Elena se dirigió al baño y llenó la tina, como lo había hecho en la mañana, con
agua helada hasta el tope y puso suficientes burbujas. Como ya se había bañado en la
mañana, Elena se pasó una hora dejándose arrullar por la suavidad de las burbujas y la
flexibilidad del agua, que se amoldaba perfectamente a su cuerpo. Sólo quería ganar
tiempo para pensar y organizarse. El punto era simple: Se iba a escapar de su casa para
largarse con kike a una comuna donde vivirían juntos y tendrían un montón de locas
experiencias. Elena pasó unos segundos sumergida completamente en la tina, porque
quería emerger con una nueva cara limpia, fragante y despreocupada, para que Carlos
no notara nada. En el fondo de la tina, pensó en un pequeño plan alterno que tenía
preparado para “ayudar” a Carlos: Somníferos. Ella sabía perfectamente que cuando
Carlos llegara, lo primero que le pediría serían dos cosas: Sus pantuflas y una taza de
café negro. Si Carlos llegaba con un “tengo cosas que hacer” ella le pondría los
somníferos en el café. Nada más simple.
A las siete y media de la tarde Elena salió del baño envuelta en una toalla,
dispuesta a cualquier cosa. Se puso uno de sus pantalones de mezclilla y una playera
color morado; encima, se puso una pijama muy gruesa de franela, para que Carlos no
notara que abajo tenía otra ropa. Para completar aquella farsa, resistió la tentación de
ponerse los tenis y los cambió por unos huaraches, para no tener la necesidad de ponerse
calcetines y poder ponerse sus pantuflas. Sencillo.
La cena estaba lista, y Elena se dirigió a la cocina. Cenó con toda calma, pues
sabía que Carlos llegaría de un momento a otro. Aún así, sintió la sensación punzante en
el estómago que había sentido en la mañana. Puros nervios. Y Carlos los notaría. Elena
se trató de calmar y hasta prendió el televisor.
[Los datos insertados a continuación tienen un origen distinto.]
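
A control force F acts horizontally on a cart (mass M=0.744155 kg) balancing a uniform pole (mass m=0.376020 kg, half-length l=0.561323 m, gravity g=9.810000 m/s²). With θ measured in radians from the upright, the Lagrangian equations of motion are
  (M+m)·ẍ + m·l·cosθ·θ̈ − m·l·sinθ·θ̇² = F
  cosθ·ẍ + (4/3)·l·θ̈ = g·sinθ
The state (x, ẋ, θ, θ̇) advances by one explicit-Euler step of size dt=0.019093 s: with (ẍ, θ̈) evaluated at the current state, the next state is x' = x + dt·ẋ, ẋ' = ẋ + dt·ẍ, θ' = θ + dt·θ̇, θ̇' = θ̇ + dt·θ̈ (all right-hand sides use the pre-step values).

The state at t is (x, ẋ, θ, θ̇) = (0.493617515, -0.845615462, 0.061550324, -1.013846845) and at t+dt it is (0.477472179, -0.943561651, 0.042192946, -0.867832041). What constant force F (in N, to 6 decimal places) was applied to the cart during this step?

F = -4.148687 N

ẍ = (ẋ'−ẋ)/dt = (-0.943561651−-0.845615462)/0.019093 = -5.129953
θ̈ = (θ̇'−θ̇)/dt = (-0.867832041−-1.013846845)/0.019093 = 7.647557
sinθ=0.061511, cosθ=0.998106
F = (M+m)·ẍ + m·l·cosθ·θ̈ − m·l·sinθ·θ̇² = -5.746445 + 1.611103 − 0.013345 = -4.148687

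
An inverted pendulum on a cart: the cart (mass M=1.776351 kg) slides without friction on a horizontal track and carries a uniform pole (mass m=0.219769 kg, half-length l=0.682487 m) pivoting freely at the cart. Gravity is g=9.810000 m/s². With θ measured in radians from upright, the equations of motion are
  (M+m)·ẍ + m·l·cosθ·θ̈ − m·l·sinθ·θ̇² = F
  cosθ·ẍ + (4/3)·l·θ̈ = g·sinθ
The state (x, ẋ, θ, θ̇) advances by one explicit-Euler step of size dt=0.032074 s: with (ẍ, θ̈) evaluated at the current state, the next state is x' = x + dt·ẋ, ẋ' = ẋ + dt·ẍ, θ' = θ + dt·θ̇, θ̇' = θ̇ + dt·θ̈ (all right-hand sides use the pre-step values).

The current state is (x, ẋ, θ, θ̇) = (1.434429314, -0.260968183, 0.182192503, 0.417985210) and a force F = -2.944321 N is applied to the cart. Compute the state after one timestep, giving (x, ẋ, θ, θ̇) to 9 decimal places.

sinθ=0.181186222, cosθ=0.983448806
temp = (F + m·l·θ̇²·sinθ)/(M+m) = (-2.944321 + 0.004747968)/1.996120 = -1.472643444
θ̈ = (g·sinθ − cosθ·temp)/(l·(4/3 − m·cos²θ/(M+m))) = 3.852468640
ẍ = temp − m·l·θ̈·cosθ/(M+m) = -1.757328742
Euler: x'=1.434429314+0.032074·-0.260968183=1.426059020, ẋ'=-0.260968183+0.032074·-1.757328742=-0.317332745
       θ'=0.182192503+0.032074·0.417985210=0.195598961, θ̇'=0.417985210+0.032074·3.852468640=0.541549289

(1.426059020, -0.317332745, 0.195598961, 0.541549289)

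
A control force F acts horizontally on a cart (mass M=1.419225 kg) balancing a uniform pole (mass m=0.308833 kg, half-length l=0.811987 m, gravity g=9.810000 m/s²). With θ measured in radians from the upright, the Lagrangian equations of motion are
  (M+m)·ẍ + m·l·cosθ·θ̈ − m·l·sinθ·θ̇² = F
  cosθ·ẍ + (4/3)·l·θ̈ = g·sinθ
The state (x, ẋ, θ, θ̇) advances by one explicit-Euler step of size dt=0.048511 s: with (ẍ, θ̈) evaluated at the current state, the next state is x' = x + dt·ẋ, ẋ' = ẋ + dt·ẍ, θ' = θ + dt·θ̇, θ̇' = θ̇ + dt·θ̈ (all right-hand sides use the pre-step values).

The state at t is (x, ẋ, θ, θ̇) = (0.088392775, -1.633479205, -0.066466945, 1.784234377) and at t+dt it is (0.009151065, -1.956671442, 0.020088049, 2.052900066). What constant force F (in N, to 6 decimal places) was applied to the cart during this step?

F = -10.073976 N

ẍ = (ẋ'−ẋ)/dt = (-1.956671442−-1.633479205)/0.048511 = -6.662246
θ̈ = (θ̇'−θ̇)/dt = (2.052900066−1.784234377)/0.048511 = 5.538243
sinθ=-0.066418, cosθ=0.997792
F = (M+m)·ẍ + m·l·cosθ·θ̈ − m·l·sinθ·θ̇² = -11.512748 + 1.385749 − -0.053023 = -10.073976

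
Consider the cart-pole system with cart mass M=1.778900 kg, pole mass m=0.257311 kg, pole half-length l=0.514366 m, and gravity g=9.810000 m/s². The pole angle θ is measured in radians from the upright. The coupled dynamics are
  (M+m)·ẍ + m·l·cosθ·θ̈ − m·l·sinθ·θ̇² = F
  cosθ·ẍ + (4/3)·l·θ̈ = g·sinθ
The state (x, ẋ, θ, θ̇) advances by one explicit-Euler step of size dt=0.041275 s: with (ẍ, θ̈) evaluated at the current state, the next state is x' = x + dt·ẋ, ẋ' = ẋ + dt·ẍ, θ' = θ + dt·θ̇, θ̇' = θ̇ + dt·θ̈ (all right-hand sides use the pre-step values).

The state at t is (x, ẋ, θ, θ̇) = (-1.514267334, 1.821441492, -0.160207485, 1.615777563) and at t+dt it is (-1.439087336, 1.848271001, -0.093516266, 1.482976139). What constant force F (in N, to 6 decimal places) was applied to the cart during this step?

F = 0.958309 N

ẍ = (ẋ'−ẋ)/dt = (1.848271001−1.821441492)/0.041275 = 0.650018
θ̈ = (θ̇'−θ̇)/dt = (1.482976139−1.615777563)/0.041275 = -3.217478
sinθ=-0.159523, cosθ=0.987194
F = (M+m)·ẍ + m·l·cosθ·θ̈ − m·l·sinθ·θ̇² = 1.323575 + -0.420387 − -0.055121 = 0.958309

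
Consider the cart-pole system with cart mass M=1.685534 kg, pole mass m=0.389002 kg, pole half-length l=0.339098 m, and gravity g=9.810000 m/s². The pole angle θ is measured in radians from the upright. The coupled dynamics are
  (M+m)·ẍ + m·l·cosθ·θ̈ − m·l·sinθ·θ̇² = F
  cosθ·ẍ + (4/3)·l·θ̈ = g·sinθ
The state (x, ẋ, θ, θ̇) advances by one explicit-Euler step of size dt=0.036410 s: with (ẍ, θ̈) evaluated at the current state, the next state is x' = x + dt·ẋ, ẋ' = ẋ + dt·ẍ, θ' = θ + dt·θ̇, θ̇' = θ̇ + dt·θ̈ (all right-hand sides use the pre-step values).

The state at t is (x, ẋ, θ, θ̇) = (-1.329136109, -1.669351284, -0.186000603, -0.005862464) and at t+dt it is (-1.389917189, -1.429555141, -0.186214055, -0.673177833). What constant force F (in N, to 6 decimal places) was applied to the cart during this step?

F = 11.286971 N

ẍ = (ẋ'−ẋ)/dt = (-1.429555141−-1.669351284)/0.036410 = 6.585997
θ̈ = (θ̇'−θ̇)/dt = (-0.673177833−-0.005862464)/0.036410 = -18.327805
sinθ=-0.184930, cosθ=0.982752
F = (M+m)·ẍ + m·l·cosθ·θ̈ − m·l·sinθ·θ̇² = 13.662887 + -2.375917 − -0.000001 = 11.286971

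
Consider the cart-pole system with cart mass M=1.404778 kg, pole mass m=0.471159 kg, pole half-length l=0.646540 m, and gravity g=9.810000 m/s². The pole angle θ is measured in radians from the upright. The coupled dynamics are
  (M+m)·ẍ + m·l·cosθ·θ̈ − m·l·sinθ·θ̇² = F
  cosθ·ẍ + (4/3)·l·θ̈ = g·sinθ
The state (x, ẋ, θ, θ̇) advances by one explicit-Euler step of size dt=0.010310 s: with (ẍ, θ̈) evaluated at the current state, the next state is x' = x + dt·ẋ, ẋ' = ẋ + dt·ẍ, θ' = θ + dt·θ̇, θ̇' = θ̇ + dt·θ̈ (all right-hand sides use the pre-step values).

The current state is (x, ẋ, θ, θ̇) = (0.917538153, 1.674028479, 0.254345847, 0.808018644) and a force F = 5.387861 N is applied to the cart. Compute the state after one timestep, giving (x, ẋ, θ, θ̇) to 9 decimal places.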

Walt Disney. Sus películas siempre le
habían agradado. Cuando estaba de lo más divertida viendo a Nemo tratando de salir de
la pecera, escuchó un grito que resonó por toda la casa. Se le secó la boca
inmediatamente.
- ¡Elena! Ya llegué cariño, ¿Dónde estás?
Elena llegó a la puerta, donde estaba él.
-Estoy aquí Carlos. ¿Quieres cenar?
Carlos estaba muy ocupado con unos papeles, y ni siquiera notó que Elena no
tenía el anillo puesto.
- No. Tráeme mi café y mis pantuflas al estudio. Tengo cosas qué hacer y creo
que me voy a pasar la noche en vela.
Elena sonrió. Había llegado la hora de poner en práctica su plan alterno.
- Lo que quieras.
Elena puso a hervir el café y, mientras, terminó de cenar y lavó los trastes. De
uno de los recipientes donde se supone deberían ir las especias sacó dos pequeñas
pastillas de efecto fulminante. Carlos dormiría a pierna suelta hasta bien entrado el día
siguiente sin escuchar nada. Cuando el café estuvo hecho, Elena lo sirvió en una taza y,
con mano temblorosa, puso las dos pastillas. Ya estaba hecho. Ahora solo faltaba que el
proceso se completara. Fue al estudio de Carlos con la taza de café y unas pantuflas.
Carlos estaba escribiendo unas cosas.
- Gracias Elena. Espero que no te moleste, pero- Carlos tomó un sorbo de café.
Elena se estremeció. Ahora todo estaba terminado.- Ahora no voy a poder dormir en el
cuarto. Tengo demasiado trabajo.
Elena le dio la espalda para que Carlos no se diera cuenta de que estaba
sonriendo.
- No te preocupes. Ya habrá más oportunidades.
Elena cerró el estudio y se fue directamente a su cuarto; se acostó, pero no se
pudo dormir y encendió el televisor. Las horas pasaron con una lentitud deprimente. Las
nueve de la noche. La última novela. Las diez. Noticias nocturnas. Las once. Un
programa político. Las doce. Ruido de piedras en la ventana. Kike.